Leaving the theatre, he found the boy out in the courtyard, staring at the pavers.

“It gets easier,” Alwyn said, drawing up beside him, glad to see there was no puddle of sick at his feet.

Sliger squinted up into the sunlight. “Huh?”

“Watching surgeries. By your second year, it won’t turn your stomach so much anymore.”

“I’m afraid I won’t get to test that theory.” Sliger smiled humourlessly. “It seems my first year here will also be my last.”

“What? Why?”

“I had a letter from my uncle this morning, saying he’s had a change in fortune and can no longer pay my room and board, so even though my father’s already paid the lecturers’ and hospital fees, I’ll be sleeping in an alley by week’s end. Ah, pustules! I really thought I was meant to be a doctor!”

“Then you must become one!” Alwyn spurred him, knowing well the depth and urgency of that very conviction. But seeing the look on the boy’s face, he realized that saying so was only rubbing salt in his wounds.

“There’s really no point in me blubbing on about it. I’ll be going home tomorrow.” Sliger shook his head. “Don’t know why I even bothered coming to theatre today.”

Pushing his hands deep into his pockets, he walked away, miserable.

Alwyn stood, watching him go, thinking hard as he was determined to help the boy. He did not like the plan he quickly formulated, but could see no way around it.

On today of all days! But if he does go home tomorrow, there’ll be no getting him back to London.

What about money? He patted the coat pocket where he always kept a few coins, and felt it was nearly empty.

He’d meant to go to the bank earlier that day, but had decided not to, content knowing he had enough to hire a horse to get to Trippingham.

And it must be closed now, so there’s no getting more coinage today.

Blast!

Though he felt his chance to go and visit Miss Everson slip from his grasp, Alwyn knew what he must do.

With Sliger now out of sight, he started towards the Grey Bull.

A few patrons in the taproom looked up when he hurried in, but a word with the barmaid got him a moment alone with the innkeeper in an anteroom.

“’Ow can I be of service, Mr Alwyn?”

Pulling a single sovereign from his coat’s inner pocket, Alwyn replied quietly, “Henceforth, I will be paying for the room and board of your lodger, Theodore Sliger.
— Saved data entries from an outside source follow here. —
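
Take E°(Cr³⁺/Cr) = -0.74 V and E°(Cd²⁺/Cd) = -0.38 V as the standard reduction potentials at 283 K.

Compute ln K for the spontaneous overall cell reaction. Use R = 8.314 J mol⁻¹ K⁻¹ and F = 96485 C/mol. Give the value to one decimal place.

Cathode: Cd²⁺/Cd; anode: Cr³⁺/Cr. E°cell = (-0.38) − (-0.74) = +0.36 V, with n = 6.
ΔG° = −nFE° = −RT ln K, so ln K = nFE°/(RT) = (6)(96485)(+0.36) / ((8.314)(283)) = 88.576.

88.6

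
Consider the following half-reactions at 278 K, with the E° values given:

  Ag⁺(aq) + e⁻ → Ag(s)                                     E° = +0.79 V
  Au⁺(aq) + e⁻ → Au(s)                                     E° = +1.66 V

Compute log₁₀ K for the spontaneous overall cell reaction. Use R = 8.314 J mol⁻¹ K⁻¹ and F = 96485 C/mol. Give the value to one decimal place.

15.8

Cathode: Au⁺/Au; anode: Ag⁺/Ag. E°cell = (+1.66) − (+0.79) = +0.87 V, with n = 1.
ΔG° = −nFE° = −RT ln K, so ln K = nFE°/(RT) = (1)(96485)(+0.87) / ((8.314)(278)) = 36.318.
log₁₀ K = 36.318 / ln 10 = 15.8.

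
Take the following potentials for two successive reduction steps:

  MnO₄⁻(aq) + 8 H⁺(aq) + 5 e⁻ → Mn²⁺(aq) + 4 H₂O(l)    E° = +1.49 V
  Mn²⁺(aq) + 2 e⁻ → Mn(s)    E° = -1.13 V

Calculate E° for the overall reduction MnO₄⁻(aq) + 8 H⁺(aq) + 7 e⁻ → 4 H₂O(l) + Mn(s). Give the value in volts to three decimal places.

+0.741 V

Adding the free-energy changes (−nFE°) of the two steps gives −n₃FE°₃ = −n₁FE°₁ − n₂FE°₂.
E°₃ = (5×+1.49 + 2×-1.13) / 7 = (+5.190) / 7 = +0.741 V.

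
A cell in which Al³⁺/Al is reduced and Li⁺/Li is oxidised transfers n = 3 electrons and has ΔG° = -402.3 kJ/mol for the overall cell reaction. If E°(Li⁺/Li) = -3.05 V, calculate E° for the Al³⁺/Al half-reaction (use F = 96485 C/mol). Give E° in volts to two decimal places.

E°cell = −ΔG°/(nF) = −(-402.3×10³)/((3)(96485)) = +1.390 V.
Since Al³⁺/Al is the cathode and Li⁺/Li the anode, E°cell = E°(Al³⁺/Al) − E°(Li⁺/Li).
So E°(Al³⁺/Al) = E°cell + E°(Li⁺/Li) = +1.390 + (-3.05) = -1.66 V.

-1.66 V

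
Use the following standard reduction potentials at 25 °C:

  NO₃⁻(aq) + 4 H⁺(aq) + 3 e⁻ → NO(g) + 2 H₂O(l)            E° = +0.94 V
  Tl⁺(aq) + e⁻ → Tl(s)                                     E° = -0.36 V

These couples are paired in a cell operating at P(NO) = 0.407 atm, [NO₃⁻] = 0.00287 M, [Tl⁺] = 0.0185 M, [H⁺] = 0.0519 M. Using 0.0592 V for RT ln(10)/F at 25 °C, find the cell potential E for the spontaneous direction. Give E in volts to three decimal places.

NO₃⁻/NO is the cathode (higher E°), Tl⁺/Tl the anode: E°cell = +0.94 − (-0.36) = +1.30 V, n = 3.
Overall: NO₃⁻(aq) + 4 H⁺(aq) + 3 Tl(s) → NO(g) + 2 H₂O(l) + 3 Tl⁺(aq)
Q = P(NO)·[Tl⁺]^3 / ([NO₃⁻]·[H⁺]^4); log Q = 2.093.
E = E° − (0.0592/n) log Q = +1.30 − (0.0592/3)(2.093) = +1.259 V.

+1.259 V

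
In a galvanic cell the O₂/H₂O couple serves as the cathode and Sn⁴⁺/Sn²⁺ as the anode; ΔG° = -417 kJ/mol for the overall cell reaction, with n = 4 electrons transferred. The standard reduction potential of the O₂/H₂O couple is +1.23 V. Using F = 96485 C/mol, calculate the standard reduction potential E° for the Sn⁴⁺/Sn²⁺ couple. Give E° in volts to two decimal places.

+0.15 V

E°cell = −ΔG°/(nF) = −(-417×10³)/((4)(96485)) = +1.080 V.
Since O₂/H₂O is the cathode and Sn⁴⁺/Sn²⁺ the anode, E°cell = E°(O₂/H₂O) − E°(Sn⁴⁺/Sn²⁺).
So E°(Sn⁴⁺/Sn²⁺) = E°(O₂/H₂O) − E°cell = (+1.23) − (+1.080) = +0.15 V.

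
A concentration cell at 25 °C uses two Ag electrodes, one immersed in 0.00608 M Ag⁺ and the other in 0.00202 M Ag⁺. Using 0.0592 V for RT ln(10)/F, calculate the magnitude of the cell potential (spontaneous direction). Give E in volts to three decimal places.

For a concentration cell E°cell = 0. The 0.00608 M side is the cathode (reduction is favoured where [Ag⁺] is higher).
With n = 1, E = −(0.0592/1) log([Ag⁺]ₐₙ/[Ag⁺]꜀ₐₜ) = −(0.0592/1) log(0.00202/0.00608) = −(0.0592/1)(-0.479) = +0.028 V.

+0.028 V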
He is a first year medical student, so this arrangement could be a steady stream of revenue for you for years to come. However, you mustn’t say anything to him, or anyone else, about it. ”

“Then ’ow’m I s’pposed to ‘splain to ‘im why ‘e ain’t payin’ me nothin’?” the landlord asked, even as he reached for the coin.

“I’ll leave that up to you, but be sure you tell him today, as he thinks he’s off for home first thing tomorrow. And keep to mind that if you don’t abide by my terms, I’ll seek to lodge him elsewhere.”

“Why’re you doin’ this for ‘im?”

Training his eyes on the coin which felt very dear to him in that moment, Alwyn asked himself, Yes, why am I doing this for him?

Because if I don’t, he won’t become the doctor he knows he’s meant to be.

“Someone paid for my first years of school. Had they not, I wouldn’t have made it through.”

It was true — his father had been alive then and held the family’s purse-strings.

“So now that I’m at the end of my education,” he went on, “I’d like to do what I can to help another along with theirs.”

“’Right, but if he ain’t paid up on time ev’ry month,” the innkeeper said dropping the sovereign into his greasy apron’s pocket, “then out ‘e goes.”